There’s a heart-stopping moment in Brett Mason’s Wizards of Oz. It’s August 29, 1940, and a plain black box is making its way across London, precariously strapped to the roof of a taxi. Inside is the first prototype of “cavity magnetron number 12” – what would go on to become the first microwave radar – and plans for the first nuclear bomb.

The box is on the roof because it won’t fit in the back seat with its handler, who is on a journey from London to the United States as part of a desperate quest by the besieged British to enlist the Americans’ scientific help to win the war against Germany. A loose strap, an air raid or traffic mishap could have destroyed what became known as the “briefcase that changed the world”.

Left: Sir Mark Oliphant at home in Canberra in 1997. Right: Howard Florey faced a challenge in convincing governments of the value of his work.Credit:Mike Bowers

The reason that box and its contents existed in the first place is Mark Oliphant, an Australian physicist whose research and determination were the driving forces behind two of three innovations that have changed not just the course of World War II, but of human history.

Nearly a year later, another briefcase was also winging its way across the Atlantic, and it too would have a profound impact on human history. This briefcase was carried by Australian scientist Howard Florey, and it contained notebooks and several vials of a brown powder, samples of the penicillium mould from which the antibiotic penicillin was isolated. Florey’s mission was also to convince the wealthier US to fund the scaling up of penicillin’s manufacture.
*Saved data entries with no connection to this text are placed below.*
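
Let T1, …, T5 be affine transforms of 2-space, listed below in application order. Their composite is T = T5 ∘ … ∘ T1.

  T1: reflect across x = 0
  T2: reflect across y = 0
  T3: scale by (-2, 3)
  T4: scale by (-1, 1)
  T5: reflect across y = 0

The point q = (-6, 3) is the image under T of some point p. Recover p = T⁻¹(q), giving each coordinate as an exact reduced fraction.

p = (3, 1)

T1 = [-1 0 0; 0 1 0; 0 0 1]
T2·T1 = [-1 0 0; 0 -1 0; 0 0 1]
T3·…·T1 = [2 0 0; 0 -3 0; 0 0 1]
T4·…·T1 = [-2 0 0; 0 -3 0; 0 0 1]
T5·…·T1 = [-2 0 0; 0 3 0; 0 0 1]
det M = -6; M⁻¹ = [-1/2 0 0; 0 1/3 0; 0 0 1]
M⁻¹ · (-6, 3)ᵀ = (3, 1)ᵀ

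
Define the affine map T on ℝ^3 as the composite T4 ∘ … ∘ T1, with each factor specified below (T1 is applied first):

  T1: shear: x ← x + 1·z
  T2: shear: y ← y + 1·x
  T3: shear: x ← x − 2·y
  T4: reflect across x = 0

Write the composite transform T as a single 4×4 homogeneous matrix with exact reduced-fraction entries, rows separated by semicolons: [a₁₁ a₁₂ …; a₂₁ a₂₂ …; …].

T = [1 2 1 0; 1 1 1 0; 0 0 1 0; 0 0 0 1]

T1 = [1 0 1 0; 0 1 0 0; 0 0 1 0; 0 0 0 1]
T2·T1 = [1 0 1 0; 1 1 1 0; 0 0 1 0; 0 0 0 1]
T3·…·T1 = [-1 -2 -1 0; 1 1 1 0; 0 0 1 0; 0 0 0 1]
T4·…·T1 = [1 2 1 0; 1 1 1 0; 0 0 1 0; 0 0 0 1]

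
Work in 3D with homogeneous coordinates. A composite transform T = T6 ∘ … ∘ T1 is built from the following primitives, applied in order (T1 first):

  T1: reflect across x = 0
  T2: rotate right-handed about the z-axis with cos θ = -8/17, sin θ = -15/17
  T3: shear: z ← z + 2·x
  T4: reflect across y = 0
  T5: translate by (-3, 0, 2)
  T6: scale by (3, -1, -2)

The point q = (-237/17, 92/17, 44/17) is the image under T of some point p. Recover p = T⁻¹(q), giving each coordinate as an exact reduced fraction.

p = (4, -4, 0)

T1 = [-1 0 0 0; 0 1 0 0; 0 0 1 0; 0 0 0 1]
T2·T1 = [8/17 15/17 0 0; 15/17 -8/17 0 0; 0 0 1 0; 0 0 0 1]
T3·…·T1 = [8/17 15/17 0 0; 15/17 -8/17 0 0; 16/17 30/17 1 0; 0 0 0 1]
T4·…·T1 = [8/17 15/17 0 0; -15/17 8/17 0 0; 16/17 30/17 1 0; 0 0 0 1]
T5·…·T1 = [8/17 15/17 0 -3; -15/17 8/17 0 0; 16/17 30/17 1 2; 0 0 0 1]
T6·…·T1 = [24/17 45/17 0 -9; 15/17 -8/17 0 0; -32/17 -60/17 -2 -4; 0 0 0 1]
det M = 6; M⁻¹ = [8/51 15/17 0 24/17; 5/17 -8/17 0 45/17; -2/3 0 -1/2 -8; 0 0 0 1]
M⁻¹ · (-237/17, 92/17, 44/17)ᵀ = (4, -4, 0)ᵀ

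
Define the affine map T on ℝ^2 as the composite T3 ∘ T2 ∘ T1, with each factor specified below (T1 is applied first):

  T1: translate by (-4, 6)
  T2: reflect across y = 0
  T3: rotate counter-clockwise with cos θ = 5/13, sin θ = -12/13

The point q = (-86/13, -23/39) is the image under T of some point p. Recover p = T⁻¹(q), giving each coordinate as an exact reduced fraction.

p = (2, 1/3)

T1 = [1 0 -4; 0 1 6; 0 0 1]
T2·T1 = [1 0 -4; 0 -1 -6; 0 0 1]
T3·…·T1 = [5/13 -12/13 -92/13; -12/13 -5/13 18/13; 0 0 1]
det M = -1; M⁻¹ = [5/13 -12/13 4; -12/13 -5/13 -6; 0 0 1]
M⁻¹ · (-86/13, -23/39)ᵀ = (2, 1/3)ᵀ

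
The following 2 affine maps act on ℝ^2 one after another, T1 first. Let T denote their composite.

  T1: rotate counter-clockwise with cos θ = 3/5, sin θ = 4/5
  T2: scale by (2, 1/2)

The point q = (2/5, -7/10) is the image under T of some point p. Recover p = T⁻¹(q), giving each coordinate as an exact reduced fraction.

T1 = [3/5 -4/5 0; 4/5 3/5 0; 0 0 1]
T2·T1 = [6/5 -8/5 0; 2/5 3/10 0; 0 0 1]
det M = 1; M⁻¹ = [3/10 8/5 0; -2/5 6/5 0; 0 0 1]
M⁻¹ · (2/5, -7/10)ᵀ = (-1, -1)ᵀ

p = (-1, -1)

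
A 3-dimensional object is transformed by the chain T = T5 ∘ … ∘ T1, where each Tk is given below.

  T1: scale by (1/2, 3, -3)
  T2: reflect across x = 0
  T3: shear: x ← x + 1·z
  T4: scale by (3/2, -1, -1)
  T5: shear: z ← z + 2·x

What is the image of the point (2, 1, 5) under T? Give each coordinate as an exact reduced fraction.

T(p) = (-24, -3, -33)

T1 scale by (1/2, 3, -3): (2, 1, 5) → (1, 3, -15)
T2 reflect across x = 0: (1, 3, -15) → (-1, 3, -15)
T3 shear: x ← x + 1·z: (-1, 3, -15) → (-16, 3, -15)
T4 scale by (3/2, -1, -1): (-16, 3, -15) → (-24, -3, 15)
T5 shear: z ← z + 2·x: (-24, -3, 15) → (-24, -3, -33)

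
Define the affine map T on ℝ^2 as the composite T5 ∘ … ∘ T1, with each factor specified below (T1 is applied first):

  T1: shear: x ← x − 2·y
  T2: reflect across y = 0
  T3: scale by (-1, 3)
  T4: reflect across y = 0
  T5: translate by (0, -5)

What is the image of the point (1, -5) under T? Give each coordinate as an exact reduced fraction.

T(p) = (-11, -20)

T1 shear: x ← x − 2·y: (1, -5) → (11, -5)
T2 reflect across y = 0: (11, -5) → (11, 5)
T3 scale by (-1, 3): (11, 5) → (-11, 15)
T4 reflect across y = 0: (-11, 15) → (-11, -15)
T5 translate by (0, -5): (-11, -15) → (-11, -20)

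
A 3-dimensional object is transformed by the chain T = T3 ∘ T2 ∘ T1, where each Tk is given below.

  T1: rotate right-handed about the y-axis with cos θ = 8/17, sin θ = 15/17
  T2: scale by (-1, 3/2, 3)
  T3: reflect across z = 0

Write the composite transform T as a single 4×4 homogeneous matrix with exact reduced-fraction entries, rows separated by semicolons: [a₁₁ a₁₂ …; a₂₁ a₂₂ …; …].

T1 = [8/17 0 15/17 0; 0 1 0 0; -15/17 0 8/17 0; 0 0 0 1]
T2·T1 = [-8/17 0 -15/17 0; 0 3/2 0 0; -45/17 0 24/17 0; 0 0 0 1]
T3·…·T1 = [-8/17 0 -15/17 0; 0 3/2 0 0; 45/17 0 -24/17 0; 0 0 0 1]

T = [-8/17 0 -15/17 0; 0 3/2 0 0; 45/17 0 -24/17 0; 0 0 0 1]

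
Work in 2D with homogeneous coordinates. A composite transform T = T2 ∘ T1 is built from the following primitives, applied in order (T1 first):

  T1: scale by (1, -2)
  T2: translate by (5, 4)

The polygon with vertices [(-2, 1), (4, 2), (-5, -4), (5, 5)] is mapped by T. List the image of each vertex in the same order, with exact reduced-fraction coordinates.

T1 scale by (1, -2): (-2, 1) → (-2, -2); (4, 2) → (4, -4); (-5, -4) → (-5, 8); (5, 5) → (5, -10)
T2 translate by (5, 4): (-2, -2) → (3, 2); (4, -4) → (9, 0); (-5, 8) → (0, 12); (5, -10) → (10, -6)

image vertices: (3, 2), (9, 0), (0, 12), (10, -6)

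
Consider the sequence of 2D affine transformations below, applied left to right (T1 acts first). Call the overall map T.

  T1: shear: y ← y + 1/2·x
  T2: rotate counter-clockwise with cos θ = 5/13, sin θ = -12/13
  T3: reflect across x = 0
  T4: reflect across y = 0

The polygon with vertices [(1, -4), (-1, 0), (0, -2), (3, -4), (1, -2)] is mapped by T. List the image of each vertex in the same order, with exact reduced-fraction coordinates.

T1 shear: y ← y + 1/2·x: (1, -4) → (1, -7/2); (-1, 0) → (-1, -1/2); (0, -2) → (0, -2); (3, -4) → (3, -5/2); (1, -2) → (1, -3/2)
T2 rotate counter-clockwise with cos θ = 5/13, sin θ = -12/13: (1, -7/2) → (-37/13, -59/26); (-1, -1/2) → (-11/13, 19/26); (0, -2) → (-24/13, -10/13); (3, -5/2) → (-15/13, -97/26); (1, -3/2) → (-1, -3/2)
T3 reflect across x = 0: (-37/13, -59/26) → (37/13, -59/26); (-11/13, 19/26) → (11/13, 19/26); (-24/13, -10/13) → (24/13, -10/13); (-15/13, -97/26) → (15/13, -97/26); (-1, -3/2) → (1, -3/2)
T4 reflect across y = 0: (37/13, -59/26) → (37/13, 59/26); (11/13, 19/26) → (11/13, -19/26); (24/13, -10/13) → (24/13, 10/13); (15/13, -97/26) → (15/13, 97/26); (1, -3/2) → (1, 3/2)

image vertices: (37/13, 59/26), (11/13, -19/26), (24/13, 10/13), (15/13, 97/26), (1, 3/2)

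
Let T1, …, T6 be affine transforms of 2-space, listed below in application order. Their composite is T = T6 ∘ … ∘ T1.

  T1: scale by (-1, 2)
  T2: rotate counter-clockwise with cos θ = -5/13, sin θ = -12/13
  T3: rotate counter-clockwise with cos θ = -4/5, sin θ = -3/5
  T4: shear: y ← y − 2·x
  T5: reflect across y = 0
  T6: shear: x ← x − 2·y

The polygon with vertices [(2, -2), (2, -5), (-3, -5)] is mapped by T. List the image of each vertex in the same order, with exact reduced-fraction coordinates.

image vertices: (-976/65, 126/13), (-1918/65, 258/13), (-1048/65, 163/13)

T1 scale by (-1, 2): (2, -2) → (-2, -4); (2, -5) → (-2, -10); (-3, -5) → (3, -10)
T2 rotate counter-clockwise with cos θ = -5/13, sin θ = -12/13: (-2, -4) → (-38/13, 44/13); (-2, -10) → (-110/13, 74/13); (3, -10) → (-135/13, 14/13)
T3 rotate counter-clockwise with cos θ = -4/5, sin θ = -3/5: (-38/13, 44/13) → (284/65, -62/65); (-110/13, 74/13) → (662/65, 34/65); (-135/13, 14/13) → (582/65, 349/65)
T4 shear: y ← y − 2·x: (284/65, -62/65) → (284/65, -126/13); (662/65, 34/65) → (662/65, -258/13); (582/65, 349/65) → (582/65, -163/13)
T5 reflect across y = 0: (284/65, -126/13) → (284/65, 126/13); (662/65, -258/13) → (662/65, 258/13); (582/65, -163/13) → (582/65, 163/13)
T6 shear: x ← x − 2·y: (284/65, 126/13) → (-976/65, 126/13); (662/65, 258/13) → (-1918/65, 258/13); (582/65, 163/13) → (-1048/65, 163/13)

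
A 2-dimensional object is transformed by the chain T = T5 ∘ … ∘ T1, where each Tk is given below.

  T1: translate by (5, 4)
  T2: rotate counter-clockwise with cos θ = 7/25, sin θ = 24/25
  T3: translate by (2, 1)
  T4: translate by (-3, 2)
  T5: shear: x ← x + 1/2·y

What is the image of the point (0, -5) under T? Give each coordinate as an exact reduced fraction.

T1 translate by (5, 4): (0, -5) → (5, -1)
T2 rotate counter-clockwise with cos θ = 7/25, sin θ = 24/25: (5, -1) → (59/25, 113/25)
T3 translate by (2, 1): (59/25, 113/25) → (109/25, 138/25)
T4 translate by (-3, 2): (109/25, 138/25) → (34/25, 188/25)
T5 shear: x ← x + 1/2·y: (34/25, 188/25) → (128/25, 188/25)

T(p) = (128/25, 188/25)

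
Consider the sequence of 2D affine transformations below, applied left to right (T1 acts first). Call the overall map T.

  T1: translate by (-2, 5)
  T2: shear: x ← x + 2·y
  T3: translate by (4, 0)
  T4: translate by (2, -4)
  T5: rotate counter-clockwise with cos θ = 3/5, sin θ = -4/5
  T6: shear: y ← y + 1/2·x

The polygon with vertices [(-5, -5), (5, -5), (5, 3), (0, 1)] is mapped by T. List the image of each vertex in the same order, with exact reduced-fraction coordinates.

T1 translate by (-2, 5): (-5, -5) → (-7, 0); (5, -5) → (3, 0); (5, 3) → (3, 8); (0, 1) → (-2, 6)
T2 shear: x ← x + 2·y: (-7, 0) → (-7, 0); (3, 0) → (3, 0); (3, 8) → (19, 8); (-2, 6) → (10, 6)
T3 translate by (4, 0): (-7, 0) → (-3, 0); (3, 0) → (7, 0); (19, 8) → (23, 8); (10, 6) → (14, 6)
T4 translate by (2, -4): (-3, 0) → (-1, -4); (7, 0) → (9, -4); (23, 8) → (25, 4); (14, 6) → (16, 2)
T5 rotate counter-clockwise with cos θ = 3/5, sin θ = -4/5: (-1, -4) → (-19/5, -8/5); (9, -4) → (11/5, -48/5); (25, 4) → (91/5, -88/5); (16, 2) → (56/5, -58/5)
T6 shear: y ← y + 1/2·x: (-19/5, -8/5) → (-19/5, -7/2); (11/5, -48/5) → (11/5, -17/2); (91/5, -88/5) → (91/5, -17/2); (56/5, -58/5) → (56/5, -6)

image vertices: (-19/5, -7/2), (11/5, -17/2), (91/5, -17/2), (56/5, -6)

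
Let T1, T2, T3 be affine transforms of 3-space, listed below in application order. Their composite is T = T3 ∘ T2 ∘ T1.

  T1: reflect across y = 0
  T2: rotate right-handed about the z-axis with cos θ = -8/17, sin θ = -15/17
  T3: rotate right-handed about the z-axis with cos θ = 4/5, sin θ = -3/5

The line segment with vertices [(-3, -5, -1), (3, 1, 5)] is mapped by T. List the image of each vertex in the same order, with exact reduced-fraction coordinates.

image vertices: (411/85, -277/85, -1), (-267/85, -31/85, 5)

T1 reflect across y = 0: (-3, -5, -1) → (-3, 5, -1); (3, 1, 5) → (3, -1, 5)
T2 rotate right-handed about the z-axis with cos θ = -8/17, sin θ = -15/17: (-3, 5, -1) → (99/17, 5/17, -1); (3, -1, 5) → (-39/17, -37/17, 5)
T3 rotate right-handed about the z-axis with cos θ = 4/5, sin θ = -3/5: (99/17, 5/17, -1) → (411/85, -277/85, -1); (-39/17, -37/17, 5) → (-267/85, -31/85, 5)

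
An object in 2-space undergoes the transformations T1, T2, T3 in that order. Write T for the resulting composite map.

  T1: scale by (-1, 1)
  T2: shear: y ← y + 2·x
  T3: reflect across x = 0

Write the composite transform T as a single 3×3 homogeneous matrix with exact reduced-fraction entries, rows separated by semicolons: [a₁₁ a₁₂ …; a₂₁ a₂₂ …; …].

T = [1 0 0; -2 1 0; 0 0 1]

T1 = [-1 0 0; 0 1 0; 0 0 1]
T2·T1 = [-1 0 0; -2 1 0; 0 0 1]
T3·…·T1 = [1 0 0; -2 1 0; 0 0 1]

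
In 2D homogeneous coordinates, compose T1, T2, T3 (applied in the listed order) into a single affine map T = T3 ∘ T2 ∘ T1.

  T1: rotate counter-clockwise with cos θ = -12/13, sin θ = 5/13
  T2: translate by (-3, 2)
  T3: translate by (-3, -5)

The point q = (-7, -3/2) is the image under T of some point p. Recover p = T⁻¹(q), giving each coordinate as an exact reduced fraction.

T1 = [-12/13 -5/13 0; 5/13 -12/13 0; 0 0 1]
T2·T1 = [-12/13 -5/13 -3; 5/13 -12/13 2; 0 0 1]
T3·…·T1 = [-12/13 -5/13 -6; 5/13 -12/13 -3; 0 0 1]
det M = 1; M⁻¹ = [-12/13 5/13 -57/13; -5/13 -12/13 -66/13; 0 0 1]
M⁻¹ · (-7, -3/2)ᵀ = (3/2, -1)ᵀ

p = (3/2, -1)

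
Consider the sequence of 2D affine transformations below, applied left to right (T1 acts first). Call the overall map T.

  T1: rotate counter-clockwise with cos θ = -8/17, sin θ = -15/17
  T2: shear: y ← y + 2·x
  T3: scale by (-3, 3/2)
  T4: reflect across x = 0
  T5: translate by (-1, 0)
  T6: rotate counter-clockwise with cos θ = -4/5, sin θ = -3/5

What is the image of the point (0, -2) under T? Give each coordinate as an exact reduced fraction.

T(p) = (46/17, 117/17)

T1 rotate counter-clockwise with cos θ = -8/17, sin θ = -15/17: (0, -2) → (-30/17, 16/17)
T2 shear: y ← y + 2·x: (-30/17, 16/17) → (-30/17, -44/17)
T3 scale by (-3, 3/2): (-30/17, -44/17) → (90/17, -66/17)
T4 reflect across x = 0: (90/17, -66/17) → (-90/17, -66/17)
T5 translate by (-1, 0): (-90/17, -66/17) → (-107/17, -66/17)
T6 rotate counter-clockwise with cos θ = -4/5, sin θ = -3/5: (-107/17, -66/17) → (46/17, 117/17)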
Wizards of Oz tells the story of these two friends, born in Adelaide three years apart, who went on to transform warfare, industry and medicine.

Brett Mason’s Wizards of Oz.

It’s impossible to overstate their impact. “Oliphant and Florey led teams that over a period of 100 days in early 1940 developed the device that was critical to winning the war, conceived the powerful weapon that ended it, and produced the miracle treatment that enabled countless casualties to survive it,” Mason writes.

Both Oliphant and Florey were already distinguishing themselves in their chosen scientific fields – physics for Oliphant, and pharmacology and pathology for Florey – well before the war. But the threat of fascism and Hitler’s march across Europe turbocharged their quest for knowledge that might help turn the tide in the Allies’ favour.
The book jumps back and forth between Oliphant and Florey as they both struggle to overcome scientific and institutional barriers in getting their discoveries recognised, funded and adopted.

With the benefit of hindsight, it seems astonishing that both had to work so hard to convince governments – their own, and the American – of the potential of their work, especially in Florey’s case. Both scientists crisscrossed the U-boat-infested waters of the Atlantic, and the US, trying to drum up support and funding, while Britain and Europe were being bombed into near-oblivion.

Mason gives a lot of space to the conflict raging in the background to these scientific quests – so much so that at times it feels like it’s a third character in the story. But it does serve to ratchet up the tension. There are sections that are so gripping, the stakes so high, the odds seemingly so impossible that there’s almost a relief from remembering that we know how this turned out.

But that relief is tempered by the awful knowledge of what is to come from Oliphant’s work on nuclear fission. Oliphant clearly knew the terrible potential of the discovery, which was actually made by two German Jewish refugees working with him – Otto Frisch and Rudolf Peierls – because he pulled out all the stops to get it over the line and save his adopted homeland of the United Kingdom. How the consequences affected him can only be speculated, as he rarely spoke of it after the devastation of Hiroshima and Nagasaki.

The speed with which these three scientific discoveries moved from the lab to the battlefield is remarkable, especially given the limitations of transport and communications at the time. Florey’s penicillin went from being grown in bedpans in his lab to treating millions in only two years. The Enola Gay and its fateful cargo departed only four hours after the first successful test of the nuclear bomb at Los Alamos.

Mason’s intensive research is evident throughout this book, which is dense with characters, dates, places and events. But the taut narrative thread of these two men’s scientific, political and personal journeys pulls the reader through it.

It’s a timely reminder, after so many years of Australian science being neglected and diminished, of an era when Australian scientists not only held their place on the world stage but commanded it.

Wizards of Oz by Brett Mason is published by NewSouth, $34.99.